Moreover, the rising sea level has also led to the decline of coastal and marine habitats endangering the residents’ physical, financial, and sustainable livelihoods and global enterprises’ access to resources. It reduces the oceans or coastlines’ capacity to supply valuable ecosystem functions, including food, resource conservation, and air generation, and promotes environment capacity-building strategies. Acceptable coastal environmental dimensions, protection, and recovery are critical for the constant supply of ecosystems that humans rely on for survival. For the water’s vitality to be preserved, a zero-emission trend is required.

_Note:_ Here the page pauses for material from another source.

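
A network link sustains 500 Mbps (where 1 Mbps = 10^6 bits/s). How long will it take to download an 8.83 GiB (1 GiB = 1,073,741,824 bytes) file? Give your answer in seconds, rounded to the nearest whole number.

8.83 GiB = 9,481,140,305.92 bytes = 75,849,122,447.36 bits
500 Mbps = 500,000,000 bits/s
time = 75,849,122,447.36 / 500,000,000 = 152 s

152 seconds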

The species in the marine are becoming more vulnerable due to the increase of the acidic water in the ocean. The capacity of sea creatures such as reefs, phytoplankton, and oysters to construct their shell and internal components is harmed by acidification (De Wit et al., 2018). It also exasperates existing metabolic stressors (including obstructed breathing and procreation) and lowers development and improved survival in several animals throughout their different life cycle stages. Furthermore, due to rising temperatures, numerous marine animals are migrating to the polar, impacting fisheries all over the globe.
The prolonged production of carbon capture and other ecosystems humans rely on requires resource efficiency, protection, and regeneration of coastal habitats. Organizations set to protect marine life may regulate the activities undertaken by humans to reduce the degradation of the environment. They can set regulations that prohibit these environments from being converted to other green spaces, such as restricting coastal expansion, which can help to assure their preservation.
Countries should also adopt rules and guarantee that sustainability solutions are used in all enterprises that influence water and coastlines, such as recreation and fishing.
They should also fund for the researchers to guarantee that climate change consequences are continuously monitored and analyzed. The information acquired would also be utilized to create and execute relevant and efficient adaptation policies. Reduced use of carbon fuels, increased utilization of renewable resources, and lower carbon emissions all require ambitious worldwide initiatives. Carbon dioxide and other Greenhouse gases in the atmosphere will have less of an influence mainly on the ocean as a result of this.
Conclusion
In conclusion, the deterioration of coastal marine habitats endangers coastal populations’ physical, financial, and nutritional products, which account for approximately 40% of the global population. Fishing vessels, native and other maritime groups, multinational commercial organizations, and the tourist industry are now feeling the consequences of global warming, especially in Small States (SIDS) and Underdeveloped countries. Therefore, the countries should enforce the laws that would protect the ocean since it plays a vital role in regulating the world’s temperatures. The objective is to capitalize on existing possibilities, such as protecting particular coastal fossil habitats by decreasing greenhouse gases caused by afforestation and executing the laws used in the governance of the coastal region.
References
De Wit, P., Durland, E., Ventura, A., & Langdon, C. (2018). Gene expression correlated with delay in shell formation in larval Pacific oysters (Crassostrea gigas) exposed to experimental ocean acidification provides insights into shell formation mechanisms. BMC Genomics, 19(1). Web.
Donovan, R. (2021). Deep-ocean cooling may have offset global warming until 1990. Eos, 102. Web.
Sterlini, P., Le Bars, D., de Vries, H., & Ridder, N. (2017). Understanding the spatial variation of sea level rise in the North Sea using satellite altimetry. Journal of Geophysical Research: Oceans, 122(8), 6498-6511. Web.